We just opened StarCityVS.com, so we’ll see how that goes. And we have a huge upgrade in the works for the shopping cart, plus some other neat things…

Who knows what happens when we hit an actual 10,000? Check back in a year or so.

We’ve popped open the champagne; now let’s continue driving.

Signing off,

That Ferrett Boy

Editor-In-Chief and Webmaster, StarCityGames.com and StarCityVS.com

[email protected]

* – Yes, there was the Mana Drain – which was also important – but that was a crowd of people preaching to the converted. By taking his Mana Drain discussions to a larger world, Oscar was far more influential than the Drain, even if the Drain had more of an impact on how Type One was actually played.

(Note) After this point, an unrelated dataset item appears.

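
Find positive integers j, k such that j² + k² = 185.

Search for j with 185 - j² a perfect square.
j = 4: 185 - 4² = 185 - 16 = 169 = 13² ✓
So j = 4, k = 13.

j = 4, k = 13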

** – Very astute readers looking at my archives may note that I attended PT: LA three months after I made this vow. The strict answer is that I had begun to recognize my own inadequacy already, and PT: LA showed me how far I had to go. The real answer is that it makes for a better story.

*** – Pete informs me that Jack Slattery, a local player who fell in love with web design after purchasing WebTV, was actually StarCityGames.com first webmaster. I mention this because hey, the guy deserves the credit.